There's been some confusion about the term "last mile travel" and what it means. Mass transit transports large numbers of people at once -- that's why we call it "mass" transit. Those people don't all live in the same place, and they're not all going to the same place. Mass transit, by its very nature, relies on transportation hubs like bus stops and train stations. The "last mile" is the portion of a trip between the starting or ending point and the transit hub. It's the portion of the trip that mass transit, by its definition, cannot cater to.

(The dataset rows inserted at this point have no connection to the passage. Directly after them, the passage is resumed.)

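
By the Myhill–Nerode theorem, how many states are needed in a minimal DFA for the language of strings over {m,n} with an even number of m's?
By Myhill–Nerode, count the distinguishable equivalence classes: two classes — parity of the count of m's.
2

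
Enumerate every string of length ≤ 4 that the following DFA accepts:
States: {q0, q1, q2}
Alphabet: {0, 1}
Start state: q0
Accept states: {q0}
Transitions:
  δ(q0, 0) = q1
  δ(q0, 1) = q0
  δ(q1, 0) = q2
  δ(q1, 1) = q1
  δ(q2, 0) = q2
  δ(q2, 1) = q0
ε, 1, 11, 001, 111, 0001, 0011, 0101, 1001, 1111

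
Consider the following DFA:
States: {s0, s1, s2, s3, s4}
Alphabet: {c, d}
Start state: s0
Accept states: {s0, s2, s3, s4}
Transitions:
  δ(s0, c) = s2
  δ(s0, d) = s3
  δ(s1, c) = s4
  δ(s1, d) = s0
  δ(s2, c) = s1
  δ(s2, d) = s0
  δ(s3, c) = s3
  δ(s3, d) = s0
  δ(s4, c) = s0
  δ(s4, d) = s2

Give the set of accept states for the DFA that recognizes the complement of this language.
Complement accept states = All states \ Original accept states
= {s0, s1, s2, s3, s4} \ {s0, s2, s3, s4}
{s1}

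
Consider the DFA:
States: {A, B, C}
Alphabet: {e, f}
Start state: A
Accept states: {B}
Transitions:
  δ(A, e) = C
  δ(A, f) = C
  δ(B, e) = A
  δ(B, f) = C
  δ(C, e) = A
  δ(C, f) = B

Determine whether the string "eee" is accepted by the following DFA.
Processing string "eee":
  A --e--> C
  C --e--> A
  A --e--> C
Final state: C
Accept states: {B}
No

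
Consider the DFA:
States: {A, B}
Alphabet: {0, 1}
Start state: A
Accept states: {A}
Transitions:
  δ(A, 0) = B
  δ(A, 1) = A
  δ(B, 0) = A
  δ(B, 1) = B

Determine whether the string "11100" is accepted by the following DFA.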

Last mile solutions, like e-scooter sharing, bike sharing, individually-owned bikes, and walking, do not compete with mass transit, because the last mile isn't part of the mass transit network. Companies that focus on these things do not represent privitization of mass transit, because the last mile isn't part of mass transit. Last mile solutions complement mass transit, which is why cities with mass transit systems award contracts to companies that offer last mile solutions. The goal is to make their mass transit systems work better, not to replace them. Nobody's going to take an e-scooter from El Cerrito to San Francisco, but plenty of people will take an e-scooter from their home to a bus stop in El Cerrito, and then take the bus to San Francisco.

This is a fundamental concept in transportation policy. Candidates who don't understand it should not be elected to positions where they can influence transportation policy. Candidates who do understand it, but pretend that they don't in order to hurt their political opponents, should not be elected to anything at all.